En 2005, le gouvernement fédéral a retourné sa veste et a lancé un mandat d’expulsion. Ils sont arrivés à 2000 policiers. L’expulsion a été très violente, tuerie d’animaux, assassinat de personnes ; ils ont mis les hommes en prison et les femmes à la rue.

Le peuple a continué la lutte pour le logement avec à son côté un Pasteur et Frère Marcus, un Dominicain. Lutte combative, revendicative au départ. Les Soeurs sont arrivées. Elles ont orienté la lutte avec le peuple pour qu’elle ne soit plus frontale mais plus responsable et citoyenne. Finalement, le gouvernement a acheté une nouvelle ère et a promis une petite maison à chaque famille.

Depuis 2007 le gouvernement construit petit à petit des maisons clé sur porte (trois petites chambres et une salle de bains). C’était un rêve pour les expulsés d’avoir leur petite maison. La joie, le bonheur se lisaient sur leur visage. Ils se sentent à nouveau considérés comme des « personnes ».

Les Soeurs ont aidé à réorganiser la communauté, à évangéliser et à continuer la lutte, car comme dans un assatamento, quand les gens ont obtenu leur terre, la lutte diminue.

De plus, 40 églises évangéliques se sont implantées dans les quartiers. Elles n’incitent pas les gens à lutter, mais au contraire, les démobilisent et créent une division religieuse. Les gens sont stigmatisés et ont des difficultés à obtenir du travail. Ils ont mauvaise réputation à cause de la drogue. Les jeunes volent, les enfants des familles les plus faibles ne vont pas à l’école car leurs parents se droguent.

Il faut sans cesse recommencer la lutte pour obtenir des routes, des égouts, des écoles.
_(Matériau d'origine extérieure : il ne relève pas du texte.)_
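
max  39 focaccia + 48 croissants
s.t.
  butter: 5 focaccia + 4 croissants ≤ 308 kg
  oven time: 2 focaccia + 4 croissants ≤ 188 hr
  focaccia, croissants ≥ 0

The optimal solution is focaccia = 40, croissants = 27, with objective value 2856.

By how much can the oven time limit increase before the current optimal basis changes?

Binding constraints: butter, oven time. The basis is B = [[5,4],[2,4]] with det 12.
Per unit increase in oven time, x* moves by d = (-0.3333, 0.4167).
The basis stays optimal until focaccia reaches 0; allowable increase = 120 hr.

120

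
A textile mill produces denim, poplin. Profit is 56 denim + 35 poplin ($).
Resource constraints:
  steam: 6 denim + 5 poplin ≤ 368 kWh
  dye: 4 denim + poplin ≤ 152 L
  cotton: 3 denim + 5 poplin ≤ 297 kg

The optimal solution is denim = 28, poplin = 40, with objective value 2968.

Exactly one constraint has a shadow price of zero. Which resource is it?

cotton

steam: 368/368 (binding)
dye: 152/152 (binding)
cotton: 284/297 (slack 13)
By complementary slackness, a constraint with positive slack has shadow price 0 → cotton.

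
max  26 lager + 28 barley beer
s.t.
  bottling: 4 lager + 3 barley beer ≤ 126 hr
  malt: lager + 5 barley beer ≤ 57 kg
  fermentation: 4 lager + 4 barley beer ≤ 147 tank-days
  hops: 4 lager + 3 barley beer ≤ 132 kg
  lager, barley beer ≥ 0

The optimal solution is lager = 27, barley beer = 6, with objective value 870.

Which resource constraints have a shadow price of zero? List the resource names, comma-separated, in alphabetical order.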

Il faut former de dames (23) pour venir en aide aux enfants dénutris ou toucher ceux qui n’ont rien à faire (pastorale des enfants), entrevoir des visites aux mamans et aux personnes âgées.

Leur espérance, c’est de construire une salle communautaire, pour les jeunes, pour la pastorale des enfants, entre autres pour leur lire des livres, pour l’étude biblique, réunir les gens pour discuter, échanger ou réaliser de l’artisanat, ce qui est très difficile. Les femmes participent plus à la vie de quartier, tandis que les hommes cherchent par des petits travaux à trouver des revenus à la famille.

De quoi vivaient tous ces gens durant tout ce temps ?

Au départ, quand ils étaient sous les bâches, le gouvernement amenait de la nourriture par camion.

Dans leur lutte, les familles ont développé un instinct de survie et ont appris la solidarité. Ils ont appris à partager la nourriture pour que chacun ait le nécessaire. Ils ont appris à se débrouiller. Ils font des petits jobs et vivent aussi de dons.

Nous sommes interpellés par la présence et le soutien des Religieuses auprès de cette population de gens pauvres (Soeur Marta sur la photo). Leur travail social et pastoral d’accompagnement est remarquable et efficace.

A la fin de la rencontre, nous avons non seulement admiré les réalisations de jolis vêtements artisanaux, mais aussi eu l’occasion d’en acheter.